World famous Loch Ness and after years of speculation and fuzzy photos I finally have unequivocial proof- the sun does shine in Scotland! No monster though- apart from the midges.
I camped near this spot and had a fresh dip in the morning.One of the greatest things about Scotland is what's know as the Land Reform Act (2003). Basically means there is no law of trespass and anyone has the right to be on any piece of land, including camping,as long as they are acting responsibly.
This has got to be one of the most progressive acts of legislation in the world.It seems it may have partly come as a delayed reaction to the Clearances of the 1800's. This was a tragic time in Scottish history when, to put it in simple terms, the land barons got together and kicked the peasants off the land so they could farm more sheep.
This injustice has never truly been forgotten and, a couple of centuries later, may be partly responsible for a wonderful law that affirms what is quite basic logic when we stop and think about it- no one can truly own and control the land.
Cold power shower anyone? Foyers Falls, just south of Inverness.
The penultimate day. This was the first sign for John O'groats that I'd seen. A strange thing happened at this stage as my legs surged afresh with energy and adrenaline, not wanting to stop I ended up riding to nightfall and covering 82 miles. The furthest I've done on the whole trip although I felt it the next morning.
Another posterity shot! Would it be unmanly to admit to a tear in my eye as I freewheeled the last 400metres to the ocean and the fulfillment of my long held ambition? Partly it was relief, partly satisfaction and partly deep gratitude for the places I've seen and the people I've met along the way.

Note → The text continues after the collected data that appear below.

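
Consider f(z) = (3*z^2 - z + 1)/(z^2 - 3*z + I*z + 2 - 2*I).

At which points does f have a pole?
The singularities of f are the zeros of the denominator. Factoring,
  z^2 - 3*z + I*z + 2 - 2*I = (z - 1 + I)*(z - 2)
so the candidates are z = 1 - I, z = 2.

Check the numerator P(z) = 3*z^2 - z + 1 at each one:
  P(1 - I) = -5*I ≠ 0, so z = 1 - I is a (simple) pole.
  P(2) = 11 ≠ 0, so z = 2 is a (simple) pole.

Poles of f: {1 - I, 2}

Final answer: {1 - I, 2}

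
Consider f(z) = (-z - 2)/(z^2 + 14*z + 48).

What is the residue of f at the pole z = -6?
Write f(z) = P(z)/Q(z) with P(z) = -z - 2 and Q(z) = z^2 + 14*z + 48.
The denominator factors as Q(z) = (z + 6)*(z + 8), so z = -6 is a simple zero of Q and P is analytic there; z = -6 is therefore a simple pole and
  Res(f, z₀) = P(z₀)/Q'(z₀).

Q'(z) = 2*z + 14, so Q'(-6) = 2.
P(-6) = 4.

Res(f, -6) = (4)/(2) = 2

Final answer: 2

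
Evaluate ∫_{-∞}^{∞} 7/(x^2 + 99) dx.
Let f(z) = 7/(z^2 + 99). The denominator has no real zeros and deg Q - deg P = 2 ≥ 2, so the integral of f over the upper semicircle |z| = R tends to 0 as R → ∞. Closing the contour in the upper half-plane,
  ∫_{-∞}^{∞} f(x) dx = 2πi · Σ Res(f, z_k)  over the poles with Im z_k > 0.

Zeros of the denominator: z^2 + 99 = 0 gives z = ±3*sqrt(11)*I.
Upper half-plane: z = 3*sqrt(11)*I (simple).

Each pole is a simple zero of Q(z) = z^2 + 99, so Res(f, z₀) = P(z₀)/Q'(z₀) with P(z) = 7, Q'(z) = 2*z:
  Res(f, 3*sqrt(11)*I) = (7)/(6*sqrt(11)*I) = -7*sqrt(11)*I/66

∫_{-∞}^{∞} f(x) dx = 2πi · (-7*sqrt(11)*I/66) = 7*sqrt(11)*pi/33

Final answer: 7*sqrt(11)*pi/33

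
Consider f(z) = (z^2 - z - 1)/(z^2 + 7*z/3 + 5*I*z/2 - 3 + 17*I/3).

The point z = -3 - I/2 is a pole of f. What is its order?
Factor the denominator:
  z^2 + 7*z/3 + 5*I*z/2 - 3 + 17*I/3 = (z + 3 + I/2)*(z - 2/3 + 2*I)

The numerator P(z) = z^2 - z - 1 has P(-3 - I/2) = 43/4 + 7*I/2 ≠ 0, so no factor of (z + 3 + I/2) cancels.
Near z = -3 - I/2 we can therefore write f(z) = g(z)/(z + 3 + I/2) with g analytic at -3 - I/2 and g(-3 - I/2) ≠ 0 (g is the numerator divided by the remaining denominator factors).

Hence z = -3 - I/2 is a pole of order 1.

Final answer: 1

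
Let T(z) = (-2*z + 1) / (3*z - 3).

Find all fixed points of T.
{1/6 - sqrt(13)/6, 1/6 + sqrt(13)/6}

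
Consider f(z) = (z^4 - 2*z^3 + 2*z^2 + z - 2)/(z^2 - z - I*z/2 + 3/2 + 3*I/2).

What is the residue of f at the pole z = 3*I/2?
353/116 - 149*I/232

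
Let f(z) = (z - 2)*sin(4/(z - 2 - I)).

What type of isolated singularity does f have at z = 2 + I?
Let u = z - 2 - I. Then
  sin(4/u) = Σ_{k≥0} (-1)^k (4)^(2k+1)/((2k+1)!·u^(2k+1)) = 4/u - 32/(3*u^3) + 128/(15*u^5) + ...
which has infinitely many negative powers of u, so sin(4/(z - 2 - I)) has an essential singularity at z = 2 + I.
The extra factor z - 2 is a nonzero polynomial; if the product had at most a pole at z = 2 + I, dividing by that polynomial would leave sin(4/(z - 2 - I)) with at most a pole too — contradiction. (Equivalently, the product's Laurent series still has infinitely many negative powers.)
So the singularity is essential.

Final answer: essential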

Orkney islands now. Most of the beaches at this time of year are full of seals giving birth- not a good idea to get too close. However, this beach on the south of the island was seal (and human) free so I had to get in for a swim. Funny to think it's the same latitude as Hudson Bay, Canada and less than a 1000 miles from the Artic circle- the gulf stream keeps it pretty warm of course. Apparently in the summer the sun only dips behind the horizon for an hour creating an eerie twilight. They call it the summer dim and play midnight tennis and bowls!

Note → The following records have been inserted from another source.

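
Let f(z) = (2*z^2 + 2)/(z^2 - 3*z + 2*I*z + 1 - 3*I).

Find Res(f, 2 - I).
8 - 8*I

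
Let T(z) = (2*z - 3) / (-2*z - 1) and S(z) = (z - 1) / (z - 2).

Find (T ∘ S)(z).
(z - 4)/(3*z - 4)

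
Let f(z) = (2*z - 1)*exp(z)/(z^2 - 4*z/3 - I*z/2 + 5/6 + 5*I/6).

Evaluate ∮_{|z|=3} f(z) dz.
By the residue theorem, ∮_C f(z) dz = 2πi · (sum of the residues of f at the poles inside |z| = 3).

The denominator factors as (z - 1 + I/2)*(z - 1/3 - I), so the singularities of f are simple poles at z = 1 - I/2, z = 1/3 + I.
  |1 - I/2|² = 5/4 < 9 = 3², so this pole is inside the contour.
  |1/3 + I|² = 10/9 < 9 = 3², so this pole is inside the contour.

With P(z) = (2*z - 1)*exp(z) and Q(z) = z^2 - 4*z/3 - I*z/2 + 5/6 + 5*I/6, each pole is simple, so Res(f, z₀) = P(z₀)/Q'(z₀) with Q'(z) = 2*z - 4/3 - I/2.
  Res(f, 1 - I/2) = P(1 - I/2)/Q'(1 - I/2) = ((1 - I)*exp(1 - I/2))/(2/3 - 3*I/2) = (78/97 + 30*I/97)*exp(1 - I/2)
  Res(f, 1/3 + I) = P(1/3 + I)/Q'(1/3 + I) = ((-1/3 + 2*I)*exp(1/3 + I))/(-2/3 + 3*I/2) = (116/97 - 30*I/97)*exp(1/3 + I)

Sum of residues inside C: (78/97 + 30*I/97)*exp(1 - I/2) + (116/97 - 30*I/97)*exp(1/3 + I)
∮_C f(z) dz = 2πi · ((78/97 + 30*I/97)*exp(1 - I/2) + (116/97 - 30*I/97)*exp(1/3 + I)) = pi*(60/97 + 232*I/97)*exp(1/3 + I) + pi*(-60/97 + 156*I/97)*exp(1 - I/2)

Final answer: pi*(60/97 + 232*I/97)*exp(1/3 + I) + pi*(-60/97 + 156*I/97)*exp(1 - I/2)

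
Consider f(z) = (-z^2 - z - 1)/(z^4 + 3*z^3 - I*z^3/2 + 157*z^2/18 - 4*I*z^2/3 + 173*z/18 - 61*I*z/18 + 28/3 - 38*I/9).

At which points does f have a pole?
The singularities of f are the zeros of the denominator. Factoring,
  z^4 + 3*z^3 - I*z^3/2 + 157*z^2/18 - 4*I*z^2/3 + 173*z/18 - 61*I*z/18 + 28/3 - 38*I/9 = (z + 1 + I)*(z + 2/3 + 2*I)*(z + 1 - 2*I)*(z + 1/3 - 3*I/2)
so the candidates are z = -1 - I, z = -2/3 - 2*I, z = -1 + 2*I, z = -1/3 + 3*I/2.

Check the numerator P(z) = -z^2 - z - 1 at each one:
  P(-1 - I) = -I ≠ 0, so z = -1 - I is a (simple) pole.
  P(-2/3 - 2*I) = 29/9 - 2*I/3 ≠ 0, so z = -2/3 - 2*I is a (simple) pole.
  P(-1 + 2*I) = 3 + 2*I ≠ 0, so z = -1 + 2*I is a (simple) pole.
  P(-1/3 + 3*I/2) = 53/36 - I/2 ≠ 0, so z = -1/3 + 3*I/2 is a (simple) pole.

Poles of f: {-1 - I, -1 + 2*I, -2/3 - 2*I, -1/3 + 3*I/2}

Final answer: {-1 - I, -1 + 2*I, -2/3 - 2*I, -1/3 + 3*I/2}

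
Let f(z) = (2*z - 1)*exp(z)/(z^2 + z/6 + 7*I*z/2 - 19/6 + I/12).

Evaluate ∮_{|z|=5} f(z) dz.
pi*(84/17 - 64*I/17)*exp(1/3 - 3*I/2) + pi*(-84/17 + 132*I/17)*exp(-1/2 - 2*I)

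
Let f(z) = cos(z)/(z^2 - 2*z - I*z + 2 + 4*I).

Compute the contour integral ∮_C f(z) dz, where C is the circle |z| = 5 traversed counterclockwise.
pi*(6/13 - 4*I/13)*cosh(2) + pi*(-6/13 + 4*I/13)*cos(2 - I)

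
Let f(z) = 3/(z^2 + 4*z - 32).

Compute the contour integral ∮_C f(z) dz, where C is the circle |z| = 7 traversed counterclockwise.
By the residue theorem, ∮_C f(z) dz = 2πi · (sum of the residues of f at the poles inside |z| = 7).

The denominator factors as (z - 4)*(z + 8), so the singularities of f are simple poles at z = 4, z = -8.
  |4|² = 16 < 49 = 7², so this pole is inside the contour.
  |-8|² = 64 > 49 = 7², so this pole is outside the contour.

With P(z) = 3 and Q(z) = z^2 + 4*z - 32, each pole is simple, so Res(f, z₀) = P(z₀)/Q'(z₀) with Q'(z) = 2*z + 4.
  Res(f, 4) = P(4)/Q'(4) = (3)/(12) = 1/4

∮_C f(z) dz = 2πi · (1/4) = I*pi/2

Final answer: I*pi/2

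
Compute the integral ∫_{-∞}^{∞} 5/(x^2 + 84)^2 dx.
Let f(z) = 5/(z^2 + 84)^2. The denominator has no real zeros and deg Q - deg P = 4 ≥ 2, so the integral of f over the upper semicircle |z| = R tends to 0 as R → ∞. Closing the contour in the upper half-plane,
  ∫_{-∞}^{∞} f(x) dx = 2πi · Σ Res(f, z_k)  over the poles with Im z_k > 0.

Zeros of the denominator: z^2 + 84 = 0 gives z = ±2*sqrt(21)*I.
Upper half-plane: z = 2*sqrt(21)*I (a pole of order 2).

Write f(z) = g(z)/(z - 2*sqrt(21)*I)^2 with g(z) = 5/(z + 2*sqrt(21)*I)^2. For a double pole, Res(f, z₀) = g'(z₀):
  g'(z) = -10/(z + 2*sqrt(21)*I)^3
  Res(f, 2*sqrt(21)*I) = g'(2*sqrt(21)*I) = -5*sqrt(21)*I/14112

∫_{-∞}^{∞} f(x) dx = 2πi · (-5*sqrt(21)*I/14112) = 5*sqrt(21)*pi/7056

Final answer: 5*sqrt(21)*pi/7056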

This next batch of photos is kind of similar to the out-takes that they used to show at the end of the Cannonball Run movies. They are images from the trip that I didn't manage to squeeze in before,but for various reasons, profound or otherwise, deserve an airing......
This strongly relates to the above pic.What a great place name! Imagine telling people that you live in Hope! Truly is a wonderful word.